Why is observing 100 heads for a fair coin flips surprising?
Solution 1:
You are right. It is not that surprising. Each specific pattern has probability $\frac{1}{2^{100}}$. The probability to obtain $100$ heads is the same as obtaining any other particular outcome.
But usually we do not ask for a specific pattern but ask for the probability to obtain e.g. $k$ heads and this makes the difference.
There is just $\color{blue}{\binom{100}{100}=1}$ pattern to obtain $100$ heads out of $2^{100} \sim 1.3\cdot 10^{30}$.
But we have $\color{blue}{\binom{100}{50}\sim 1.0\cdot 10^{29}}$ patterns which contain $50$ heads and $50$ tails.
Solution 2:
If the sequences that you consider "irregular" constitute the vast majority of all possible sequences, then the probability that the sequence you get is irregular is very high, and it's surprising if you get one of the relatively few "regular" sequences.

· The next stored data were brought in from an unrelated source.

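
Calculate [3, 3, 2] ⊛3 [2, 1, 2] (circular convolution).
Use y[k] = Σ_j a[j]·b[(k-j) mod 3]. y[0] = 3×2 + 3×2 + 2×1 = 14; y[1] = 3×1 + 3×2 + 2×2 = 13; y[2] = 3×2 + 3×1 + 2×2 = 13. Result: [14, 13, 13]

[14, 13, 13]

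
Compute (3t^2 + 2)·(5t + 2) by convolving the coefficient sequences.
Ascending coefficients: a = [2, 0, 3], b = [2, 5]. c[0] = 2×2 = 4; c[1] = 2×5 + 0×2 = 10; c[2] = 0×5 + 3×2 = 6; c[3] = 3×5 = 15. Result coefficients: [4, 10, 6, 15] → 15t^3 + 6t^2 + 10t + 4

15t^3 + 6t^2 + 10t + 4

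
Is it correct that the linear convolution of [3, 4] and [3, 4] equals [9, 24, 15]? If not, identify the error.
Recompute linear convolution of [3, 4] and [3, 4]: y[0] = 3×3 = 9; y[1] = 3×4 + 4×3 = 24; y[2] = 4×4 = 16 → [9, 24, 16]. Compare to given [9, 24, 15]: they differ at index 2: given 15, correct 16, so answer: No

No. Error at index 2: given 15, correct 16.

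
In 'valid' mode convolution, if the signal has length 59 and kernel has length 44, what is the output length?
'Valid' mode counts only positions where the kernel fully overlaps the signal: m - n + 1 = 59 - 44 + 1 = 16

16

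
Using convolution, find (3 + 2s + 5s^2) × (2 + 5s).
Ascending coefficients: a = [3, 2, 5], b = [2, 5]. c[0] = 3×2 = 6; c[1] = 3×5 + 2×2 = 19; c[2] = 2×5 + 5×2 = 20; c[3] = 5×5 = 25. Result coefficients: [6, 19, 20, 25] → 6 + 19s + 20s^2 + 25s^3

6 + 19s + 20s^2 + 25s^3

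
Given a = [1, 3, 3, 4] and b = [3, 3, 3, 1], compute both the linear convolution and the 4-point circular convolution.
Linear: y_lin[0] = 1×3 = 3; y_lin[1] = 1×3 + 3×3 = 12; y_lin[2] = 1×3 + 3×3 + 3×3 = 21; y_lin[3] = 1×1 + 3×3 + 3×3 + 4×3 = 31; y_lin[4] = 3×1 + 3×3 + 4×3 = 24; y_lin[5] = 3×1 + 4×3 = 15; y_lin[6] = 4×1 = 4 → [3, 12, 21, 31, 24, 15, 4]. Circular (length 4): y[0] = 1×3 + 3×1 + 3×3 + 4×3 = 27; y[1] = 1×3 + 3×3 + 3×1 + 4×3 = 27; y[2] = 1×3 + 3×3 + 3×3 + 4×1 = 25; y[3] = 1×1 + 3×3 + 3×3 + 4×3 = 31 → [27, 27, 25, 31]

Linear: [3, 12, 21, 31, 24, 15, 4], Circular: [27, 27, 25, 31]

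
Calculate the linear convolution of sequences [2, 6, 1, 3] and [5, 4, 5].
y[0] = 2×5 = 10; y[1] = 2×4 + 6×5 = 38; y[2] = 2×5 + 6×4 + 1×5 = 39; y[3] = 6×5 + 1×4 + 3×5 = 49; y[4] = 1×5 + 3×4 = 17; y[5] = 3×5 = 15

[10, 38, 39, 49, 17, 15]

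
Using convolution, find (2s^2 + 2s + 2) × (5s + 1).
Ascending coefficients: a = [2, 2, 2], b = [1, 5]. c[0] = 2×1 = 2; c[1] = 2×5 + 2×1 = 12; c[2] = 2×5 + 2×1 = 12; c[3] = 2×5 = 10. Result coefficients: [2, 12, 12, 10] → 10s^3 + 12s^2 + 12s + 2

10s^3 + 12s^2 + 12s + 2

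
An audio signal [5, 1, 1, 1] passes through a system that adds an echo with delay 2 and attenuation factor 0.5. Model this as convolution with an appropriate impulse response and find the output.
Direct-path + delayed-attenuated-path model → impulse response h = [1, 0, 0.5] (1 at lag 0, 0.5 at lag 2). Output y[n] = x[n] + 0.5·x[n - 2] (with x[n] = 0 outside 0..3): y[0] = 5 + 0.5×0 = 5; y[1] = 1 + 0.5×0 = 1; y[2] = 1 + 0.5×5 = 3.5; y[3] = 1 + 0.5×1 = 1.5; y[4] = 0 + 0.5×1 = 0.5; y[5] = 0 + 0.5×1 = 0.5. So y = [5, 1, 3.5, 1.5, 0.5, 0.5]

[5, 1, 3.5, 1.5, 0.5, 0.5]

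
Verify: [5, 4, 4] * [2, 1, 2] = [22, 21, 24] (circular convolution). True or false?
Recompute circular convolution of [5, 4, 4] and [2, 1, 2]: y[0] = 5×2 + 4×2 + 4×1 = 22; y[1] = 5×1 + 4×2 + 4×2 = 21; y[2] = 5×2 + 4×1 + 4×2 = 22 → [22, 21, 22]. Compare to given [22, 21, 24]: they differ at index 2: given 24, correct 22, so answer: No

No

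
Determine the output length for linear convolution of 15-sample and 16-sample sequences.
Linear/full convolution length: m + n - 1 = 15 + 16 - 1 = 30

30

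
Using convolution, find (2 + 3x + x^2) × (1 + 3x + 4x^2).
Ascending coefficients: a = [2, 3, 1], b = [1, 3, 4]. c[0] = 2×1 = 2; c[1] = 2×3 + 3×1 = 9; c[2] = 2×4 + 3×3 + 1×1 = 18; c[3] = 3×4 + 1×3 = 15; c[4] = 1×4 = 4. Result coefficients: [2, 9, 18, 15, 4] → 2 + 9x + 18x^2 + 15x^3 + 4x^4

2 + 9x + 18x^2 + 15x^3 + 4x^4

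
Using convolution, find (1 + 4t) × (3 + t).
Ascending coefficients: a = [1, 4], b = [3, 1]. c[0] = 1×3 = 3; c[1] = 1×1 + 4×3 = 13; c[2] = 4×1 = 4. Result coefficients: [3, 13, 4] → 3 + 13t + 4t^2

3 + 13t + 4t^2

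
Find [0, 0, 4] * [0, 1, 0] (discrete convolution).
y[0] = 0×0 = 0; y[1] = 0×1 + 0×0 = 0; y[2] = 0×0 + 0×1 + 4×0 = 0; y[3] = 0×0 + 4×1 = 4; y[4] = 4×0 = 0

[0, 0, 0, 4, 0]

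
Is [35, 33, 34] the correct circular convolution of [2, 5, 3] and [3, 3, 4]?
Recompute circular convolution of [2, 5, 3] and [3, 3, 4]: y[0] = 2×3 + 5×4 + 3×3 = 35; y[1] = 2×3 + 5×3 + 3×4 = 33; y[2] = 2×4 + 5×3 + 3×3 = 32 → [35, 33, 32]. Compare to given [35, 33, 34]: they differ at index 2: given 34, correct 32, so answer: No

No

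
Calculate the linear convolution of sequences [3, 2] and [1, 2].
y[0] = 3×1 = 3; y[1] = 3×2 + 2×1 = 8; y[2] = 2×2 = 4

[3, 8, 4]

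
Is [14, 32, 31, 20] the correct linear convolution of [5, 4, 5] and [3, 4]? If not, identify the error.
Recompute linear convolution of [5, 4, 5] and [3, 4]: y[0] = 5×3 = 15; y[1] = 5×4 + 4×3 = 32; y[2] = 4×4 + 5×3 = 31; y[3] = 5×4 = 20 → [15, 32, 31, 20]. Compare to given [14, 32, 31, 20]: they differ at index 0: given 14, correct 15, so answer: No

No. Error at index 0: given 14, correct 15.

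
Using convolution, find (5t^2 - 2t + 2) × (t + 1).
Ascending coefficients: a = [2, -2, 5], b = [1, 1]. c[0] = 2×1 = 2; c[1] = 2×1 + -2×1 = 0; c[2] = -2×1 + 5×1 = 3; c[3] = 5×1 = 5. Result coefficients: [2, 0, 3, 5] → 5t^3 + 3t^2 + 2

5t^3 + 3t^2 + 2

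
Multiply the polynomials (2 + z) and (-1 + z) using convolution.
Ascending coefficients: a = [2, 1], b = [-1, 1]. c[0] = 2×-1 = -2; c[1] = 2×1 + 1×-1 = 1; c[2] = 1×1 = 1. Result coefficients: [-2, 1, 1] → -2 + z + z^2

-2 + z + z^2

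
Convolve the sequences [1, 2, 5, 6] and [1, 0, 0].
y[0] = 1×1 = 1; y[1] = 1×0 + 2×1 = 2; y[2] = 1×0 + 2×0 + 5×1 = 5; y[3] = 2×0 + 5×0 + 6×1 = 6; y[4] = 5×0 + 6×0 = 0; y[5] = 6×0 = 0

[1, 2, 5, 6, 0, 0]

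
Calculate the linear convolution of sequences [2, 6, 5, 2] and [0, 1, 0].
y[0] = 2×0 = 0; y[1] = 2×1 + 6×0 = 2; y[2] = 2×0 + 6×1 + 5×0 = 6; y[3] = 6×0 + 5×1 + 2×0 = 5; y[4] = 5×0 + 2×1 = 2; y[5] = 2×0 = 0

[0, 2, 6, 5, 2, 0]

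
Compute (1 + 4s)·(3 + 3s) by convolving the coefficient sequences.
Ascending coefficients: a = [1, 4], b = [3, 3]. c[0] = 1×3 = 3; c[1] = 1×3 + 4×3 = 15; c[2] = 4×3 = 12. Result coefficients: [3, 15, 12] → 3 + 15s + 12s^2

3 + 15s + 12s^2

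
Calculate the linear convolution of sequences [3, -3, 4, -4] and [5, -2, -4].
y[0] = 3×5 = 15; y[1] = 3×-2 + -3×5 = -21; y[2] = 3×-4 + -3×-2 + 4×5 = 14; y[3] = -3×-4 + 4×-2 + -4×5 = -16; y[4] = 4×-4 + -4×-2 = -8; y[5] = -4×-4 = 16

[15, -21, 14, -16, -8, 16]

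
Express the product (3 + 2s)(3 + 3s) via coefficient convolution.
Ascending coefficients: a = [3, 2], b = [3, 3]. c[0] = 3×3 = 9; c[1] = 3×3 + 2×3 = 15; c[2] = 2×3 = 6. Result coefficients: [9, 15, 6] → 9 + 15s + 6s^2

9 + 15s + 6s^2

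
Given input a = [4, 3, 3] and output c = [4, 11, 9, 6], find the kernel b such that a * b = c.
Output length 4 = len(a) + len(b) - 1 ⇒ len(b) = 2. Solve b forward using b[k] = (c[k] - Σ_{i≥1} a[i]·b[k-i]) / a[0]: b[0] = c[0] / a[0] = 4 / 4 = 1; b[1] = (c[1] - 3×1) / a[0] = (11 - 3×1) / 4 = 2. So b = [1, 2]. Forward-check [4, 3, 3] * [1, 2]: c[0] = 4×1 = 4; c[1] = 4×2 + 3×1 = 11; c[2] = 3×2 + 3×1 = 9; c[3] = 3×2 = 6 → [4, 11, 9, 6] ✓

[1, 2]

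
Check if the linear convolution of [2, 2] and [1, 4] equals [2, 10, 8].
Recompute linear convolution of [2, 2] and [1, 4]: y[0] = 2×1 = 2; y[1] = 2×4 + 2×1 = 10; y[2] = 2×4 = 8 → [2, 10, 8]. Given [2, 10, 8] matches, so answer: Yes

Yes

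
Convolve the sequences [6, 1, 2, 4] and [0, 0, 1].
y[0] = 6×0 = 0; y[1] = 6×0 + 1×0 = 0; y[2] = 6×1 + 1×0 + 2×0 = 6; y[3] = 1×1 + 2×0 + 4×0 = 1; y[4] = 2×1 + 4×0 = 2; y[5] = 4×1 = 4

[0, 0, 6, 1, 2, 4]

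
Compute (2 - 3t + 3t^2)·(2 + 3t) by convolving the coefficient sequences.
Ascending coefficients: a = [2, -3, 3], b = [2, 3]. c[0] = 2×2 = 4; c[1] = 2×3 + -3×2 = 0; c[2] = -3×3 + 3×2 = -3; c[3] = 3×3 = 9. Result coefficients: [4, 0, -3, 9] → 4 - 3t^2 + 9t^3

4 - 3t^2 + 9t^3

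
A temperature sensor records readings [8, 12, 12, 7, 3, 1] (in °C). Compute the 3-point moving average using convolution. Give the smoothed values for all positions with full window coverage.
3-point moving average kernel = [1, 1, 1]. Apply in 'valid' mode (full window coverage): avg[0] = (8 + 12 + 12) / 3 = 10.67; avg[1] = (12 + 12 + 7) / 3 = 10.33; avg[2] = (12 + 7 + 3) / 3 = 7.33; avg[3] = (7 + 3 + 1) / 3 = 3.67. Smoothed values: [10.67, 10.33, 7.33, 3.67]

[10.67, 10.33, 7.33, 3.67]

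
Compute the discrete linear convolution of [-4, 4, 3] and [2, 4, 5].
y[0] = -4×2 = -8; y[1] = -4×4 + 4×2 = -8; y[2] = -4×5 + 4×4 + 3×2 = 2; y[3] = 4×5 + 3×4 = 32; y[4] = 3×5 = 15

[-8, -8, 2, 32, 15]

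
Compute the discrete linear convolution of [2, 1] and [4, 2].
y[0] = 2×4 = 8; y[1] = 2×2 + 1×4 = 8; y[2] = 1×2 = 2

[8, 8, 2]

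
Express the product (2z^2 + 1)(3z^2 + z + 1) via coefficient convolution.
Ascending coefficients: a = [1, 0, 2], b = [1, 1, 3]. c[0] = 1×1 = 1; c[1] = 1×1 + 0×1 = 1; c[2] = 1×3 + 0×1 + 2×1 = 5; c[3] = 0×3 + 2×1 = 2; c[4] = 2×3 = 6. Result coefficients: [1, 1, 5, 2, 6] → 6z^4 + 2z^3 + 5z^2 + z + 1

6z^4 + 2z^3 + 5z^2 + z + 1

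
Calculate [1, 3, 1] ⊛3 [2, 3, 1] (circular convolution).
Use y[k] = Σ_j f[j]·g[(k-j) mod 3]. y[0] = 1×2 + 3×1 + 1×3 = 8; y[1] = 1×3 + 3×2 + 1×1 = 10; y[2] = 1×1 + 3×3 + 1×2 = 12. Result: [8, 10, 12]

[8, 10, 12]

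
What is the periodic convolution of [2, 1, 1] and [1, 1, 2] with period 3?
Use y[k] = Σ_j f[j]·g[(k-j) mod 3]. y[0] = 2×1 + 1×2 + 1×1 = 5; y[1] = 2×1 + 1×1 + 1×2 = 5; y[2] = 2×2 + 1×1 + 1×1 = 6. Result: [5, 5, 6]

[5, 5, 6]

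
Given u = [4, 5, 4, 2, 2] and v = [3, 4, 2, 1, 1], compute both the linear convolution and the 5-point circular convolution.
Linear: y_lin[0] = 4×3 = 12; y_lin[1] = 4×4 + 5×3 = 31; y_lin[2] = 4×2 + 5×4 + 4×3 = 40; y_lin[3] = 4×1 + 5×2 + 4×4 + 2×3 = 36; y_lin[4] = 4×1 + 5×1 + 4×2 + 2×4 + 2×3 = 31; y_lin[5] = 5×1 + 4×1 + 2×2 + 2×4 = 21; y_lin[6] = 4×1 + 2×1 + 2×2 = 10; y_lin[7] = 2×1 + 2×1 = 4; y_lin[8] = 2×1 = 2 → [12, 31, 40, 36, 31, 21, 10, 4, 2]. Circular (length 5): y[0] = 4×3 + 5×1 + 4×1 + 2×2 + 2×4 = 33; y[1] = 4×4 + 5×3 + 4×1 + 2×1 + 2×2 = 41; y[2] = 4×2 + 5×4 + 4×3 + 2×1 + 2×1 = 44; y[3] = 4×1 + 5×2 + 4×4 + 2×3 + 2×1 = 38; y[4] = 4×1 + 5×1 + 4×2 + 2×4 + 2×3 = 31 → [33, 41, 44, 38, 31]

Linear: [12, 31, 40, 36, 31, 21, 10, 4, 2], Circular: [33, 41, 44, 38, 31]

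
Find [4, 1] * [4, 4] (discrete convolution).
y[0] = 4×4 = 16; y[1] = 4×4 + 1×4 = 20; y[2] = 1×4 = 4

[16, 20, 4]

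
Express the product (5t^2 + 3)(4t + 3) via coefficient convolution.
Ascending coefficients: a = [3, 0, 5], b = [3, 4]. c[0] = 3×3 = 9; c[1] = 3×4 + 0×3 = 12; c[2] = 0×4 + 5×3 = 15; c[3] = 5×4 = 20. Result coefficients: [9, 12, 15, 20] → 20t^3 + 15t^2 + 12t + 9

20t^3 + 15t^2 + 12t + 9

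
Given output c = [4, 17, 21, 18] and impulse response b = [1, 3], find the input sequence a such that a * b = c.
Deconvolve c=[4, 17, 21, 18] by b=[1, 3]. Since b[0]=1, solve forward: a[0] = c[0] / 1 = 4; a[1] = (c[1] - 4×3) / 1 = 5; a[2] = (c[2] - 5×3) / 1 = 6. So a = [4, 5, 6]. Check by forward convolution: c[0] = 4×1 = 4; c[1] = 4×3 + 5×1 = 17; c[2] = 5×3 + 6×1 = 21; c[3] = 6×3 = 18

[4, 5, 6]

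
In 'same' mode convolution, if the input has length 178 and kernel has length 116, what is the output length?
'Same' mode returns an output with the same length as the input: 178

178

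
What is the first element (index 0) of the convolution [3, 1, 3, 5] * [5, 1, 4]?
Use y[k] = Σ_i a[i]·b[k-i] at k=0. y[0] = 3×5 = 15

15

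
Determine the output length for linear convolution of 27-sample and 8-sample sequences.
Linear/full convolution length: m + n - 1 = 27 + 8 - 1 = 34

34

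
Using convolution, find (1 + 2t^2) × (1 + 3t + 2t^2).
Ascending coefficients: a = [1, 0, 2], b = [1, 3, 2]. c[0] = 1×1 = 1; c[1] = 1×3 + 0×1 = 3; c[2] = 1×2 + 0×3 + 2×1 = 4; c[3] = 0×2 + 2×3 = 6; c[4] = 2×2 = 4. Result coefficients: [1, 3, 4, 6, 4] → 1 + 3t + 4t^2 + 6t^3 + 4t^4

1 + 3t + 4t^2 + 6t^3 + 4t^4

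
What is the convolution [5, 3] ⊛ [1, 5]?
y[0] = 5×1 = 5; y[1] = 5×5 + 3×1 = 28; y[2] = 3×5 = 15

[5, 28, 15]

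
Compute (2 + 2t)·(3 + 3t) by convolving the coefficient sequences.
Ascending coefficients: a = [2, 2], b = [3, 3]. c[0] = 2×3 = 6; c[1] = 2×3 + 2×3 = 12; c[2] = 2×3 = 6. Result coefficients: [6, 12, 6] → 6 + 12t + 6t^2

6 + 12t + 6t^2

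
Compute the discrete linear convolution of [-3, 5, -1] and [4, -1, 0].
y[0] = -3×4 = -12; y[1] = -3×-1 + 5×4 = 23; y[2] = -3×0 + 5×-1 + -1×4 = -9; y[3] = 5×0 + -1×-1 = 1; y[4] = -1×0 = 0

[-12, 23, -9, 1, 0]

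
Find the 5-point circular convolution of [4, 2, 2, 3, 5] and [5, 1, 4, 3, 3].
Use y[k] = Σ_j u[j]·v[(k-j) mod 5]. y[0] = 4×5 + 2×3 + 2×3 + 3×4 + 5×1 = 49; y[1] = 4×1 + 2×5 + 2×3 + 3×3 + 5×4 = 49; y[2] = 4×4 + 2×1 + 2×5 + 3×3 + 5×3 = 52; y[3] = 4×3 + 2×4 + 2×1 + 3×5 + 5×3 = 52; y[4] = 4×3 + 2×3 + 2×4 + 3×1 + 5×5 = 54. Result: [49, 49, 52, 52, 54]

[49, 49, 52, 52, 54]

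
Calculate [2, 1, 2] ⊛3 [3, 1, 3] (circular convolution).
Use y[k] = Σ_j x[j]·h[(k-j) mod 3]. y[0] = 2×3 + 1×3 + 2×1 = 11; y[1] = 2×1 + 1×3 + 2×3 = 11; y[2] = 2×3 + 1×1 + 2×3 = 13. Result: [11, 11, 13]

[11, 11, 13]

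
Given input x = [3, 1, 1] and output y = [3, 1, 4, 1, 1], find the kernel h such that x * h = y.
Output length 5 = len(x) + len(h) - 1 ⇒ len(h) = 3. Solve h forward using h[k] = (y[k] - Σ_{i≥1} x[i]·h[k-i]) / x[0]: h[0] = y[0] / x[0] = 3 / 3 = 1; h[1] = (y[1] - 1×1) / x[0] = (1 - 1×1) / 3 = 0; h[2] = (y[2] - 1×0 - 1×1) / x[0] = (4 - 1×0 - 1×1) / 3 = 1. So h = [1, 0, 1]. Forward-check [3, 1, 1] * [1, 0, 1]: y[0] = 3×1 = 3; y[1] = 3×0 + 1×1 = 1; y[2] = 3×1 + 1×0 + 1×1 = 4; y[3] = 1×1 + 1×0 = 1; y[4] = 1×1 = 1 → [3, 1, 4, 1, 1] ✓

[1, 0, 1]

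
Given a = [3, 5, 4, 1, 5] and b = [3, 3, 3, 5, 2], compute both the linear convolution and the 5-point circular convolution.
Linear: y_lin[0] = 3×3 = 9; y_lin[1] = 3×3 + 5×3 = 24; y_lin[2] = 3×3 + 5×3 + 4×3 = 36; y_lin[3] = 3×5 + 5×3 + 4×3 + 1×3 = 45; y_lin[4] = 3×2 + 5×5 + 4×3 + 1×3 + 5×3 = 61; y_lin[5] = 5×2 + 4×5 + 1×3 + 5×3 = 48; y_lin[6] = 4×2 + 1×5 + 5×3 = 28; y_lin[7] = 1×2 + 5×5 = 27; y_lin[8] = 5×2 = 10 → [9, 24, 36, 45, 61, 48, 28, 27, 10]. Circular (length 5): y[0] = 3×3 + 5×2 + 4×5 + 1×3 + 5×3 = 57; y[1] = 3×3 + 5×3 + 4×2 + 1×5 + 5×3 = 52; y[2] = 3×3 + 5×3 + 4×3 + 1×2 + 5×5 = 63; y[3] = 3×5 + 5×3 + 4×3 + 1×3 + 5×2 = 55; y[4] = 3×2 + 5×5 + 4×3 + 1×3 + 5×3 = 61 → [57, 52, 63, 55, 61]

Linear: [9, 24, 36, 45, 61, 48, 28, 27, 10], Circular: [57, 52, 63, 55, 61]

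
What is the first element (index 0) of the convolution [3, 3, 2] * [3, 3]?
Use y[k] = Σ_i a[i]·b[k-i] at k=0. y[0] = 3×3 = 9

9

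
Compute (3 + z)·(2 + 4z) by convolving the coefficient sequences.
Ascending coefficients: a = [3, 1], b = [2, 4]. c[0] = 3×2 = 6; c[1] = 3×4 + 1×2 = 14; c[2] = 1×4 = 4. Result coefficients: [6, 14, 4] → 6 + 14z + 4z^2

6 + 14z + 4z^2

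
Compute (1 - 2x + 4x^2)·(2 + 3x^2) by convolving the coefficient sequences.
Ascending coefficients: a = [1, -2, 4], b = [2, 0, 3]. c[0] = 1×2 = 2; c[1] = 1×0 + -2×2 = -4; c[2] = 1×3 + -2×0 + 4×2 = 11; c[3] = -2×3 + 4×0 = -6; c[4] = 4×3 = 12. Result coefficients: [2, -4, 11, -6, 12] → 2 - 4x + 11x^2 - 6x^3 + 12x^4

2 - 4x + 11x^2 - 6x^3 + 12x^4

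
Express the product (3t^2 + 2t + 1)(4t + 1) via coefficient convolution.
Ascending coefficients: a = [1, 2, 3], b = [1, 4]. c[0] = 1×1 = 1; c[1] = 1×4 + 2×1 = 6; c[2] = 2×4 + 3×1 = 11; c[3] = 3×4 = 12. Result coefficients: [1, 6, 11, 12] → 12t^3 + 11t^2 + 6t + 1

12t^3 + 11t^2 + 6t + 1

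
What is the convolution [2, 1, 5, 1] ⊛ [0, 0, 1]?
y[0] = 2×0 = 0; y[1] = 2×0 + 1×0 = 0; y[2] = 2×1 + 1×0 + 5×0 = 2; y[3] = 1×1 + 5×0 + 1×0 = 1; y[4] = 5×1 + 1×0 = 5; y[5] = 1×1 = 1

[0, 0, 2, 1, 5, 1]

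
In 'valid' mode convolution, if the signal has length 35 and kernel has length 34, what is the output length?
'Valid' mode counts only positions where the kernel fully overlaps the signal: m - n + 1 = 35 - 34 + 1 = 2

2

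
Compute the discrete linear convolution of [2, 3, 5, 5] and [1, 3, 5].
y[0] = 2×1 = 2; y[1] = 2×3 + 3×1 = 9; y[2] = 2×5 + 3×3 + 5×1 = 24; y[3] = 3×5 + 5×3 + 5×1 = 35; y[4] = 5×5 + 5×3 = 40; y[5] = 5×5 = 25

[2, 9, 24, 35, 40, 25]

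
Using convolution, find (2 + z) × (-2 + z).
Ascending coefficients: a = [2, 1], b = [-2, 1]. c[0] = 2×-2 = -4; c[1] = 2×1 + 1×-2 = 0; c[2] = 1×1 = 1. Result coefficients: [-4, 0, 1] → -4 + z^2

-4 + z^2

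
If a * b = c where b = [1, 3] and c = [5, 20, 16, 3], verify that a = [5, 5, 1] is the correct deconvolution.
Forward-compute [5, 5, 1] * [1, 3]: c[0] = 5×1 = 5; c[1] = 5×3 + 5×1 = 20; c[2] = 5×3 + 1×1 = 16; c[3] = 1×3 = 3 → [5, 20, 16, 3]. Matches given c = [5, 20, 16, 3], so verified.

Verified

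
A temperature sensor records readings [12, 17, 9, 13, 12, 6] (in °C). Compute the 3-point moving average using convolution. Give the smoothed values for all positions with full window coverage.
3-point moving average kernel = [1, 1, 1]. Apply in 'valid' mode (full window coverage): avg[0] = (12 + 17 + 9) / 3 = 12.67; avg[1] = (17 + 9 + 13) / 3 = 13.0; avg[2] = (9 + 13 + 12) / 3 = 11.33; avg[3] = (13 + 12 + 6) / 3 = 10.33. Smoothed values: [12.67, 13.0, 11.33, 10.33]

[12.67, 13.0, 11.33, 10.33]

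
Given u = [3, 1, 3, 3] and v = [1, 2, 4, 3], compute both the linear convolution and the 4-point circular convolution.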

One could make the concept of "irregular" precise using something like Kolmogorov complexity. Most bit strings of a given length have no description shorter than the string itself; the ones that admit short descriptions are relatively few.
Solution 3:
Assume a fair coin. The idea of "surprising" means it's against our "expectations". The distinction is what is our "expectation"?
-
If it were a specific exact sequence of heads and tails, then the all heads sequence is just as likely as any other specific sequence, $2^{-100}$. This is a very rare thing to "expect".
-
More likely our expectation is specified as something like "roughly an even number of heads and tails", which is not one specific sequence of coin tosses but the event of seeing one of many, many sequences. We can calculate with the binomial theorem or approximating a Normal distribution that the probability of "seeing roughly and even number of heads and tails" is very high. For example, the probability of seeing 40-60 heads in our 100 tosses is $$2^{-100} \sum_{i=40}^{60} \binom{100}{i} \approx (1.22 \times 10^{30}) / (1.26 \times 10^{30}) \approx 96.4\% $$
Solution 4:
You're asking for a specific sequence of coin tosses of length 100. Sure, any such sequence is as rare as all others, but there are $2^{100}$ of them (all heads, all tails, HTHTHTHTHTH...HTHT, HHHTTTHHHTTT...TTH, etc). So picking one specific sequence means getting it right FOR EVERY SINGLE THROW. This is almost impossibly improbable ($P(\omega) = \frac{1}{2^{100}}$). If you were able to do that in a casino, starting from a "double-or-nothing" bet of 1$ you'd own all the money, debt contracts, resources, and companies in the world long before the end of the coin tosses.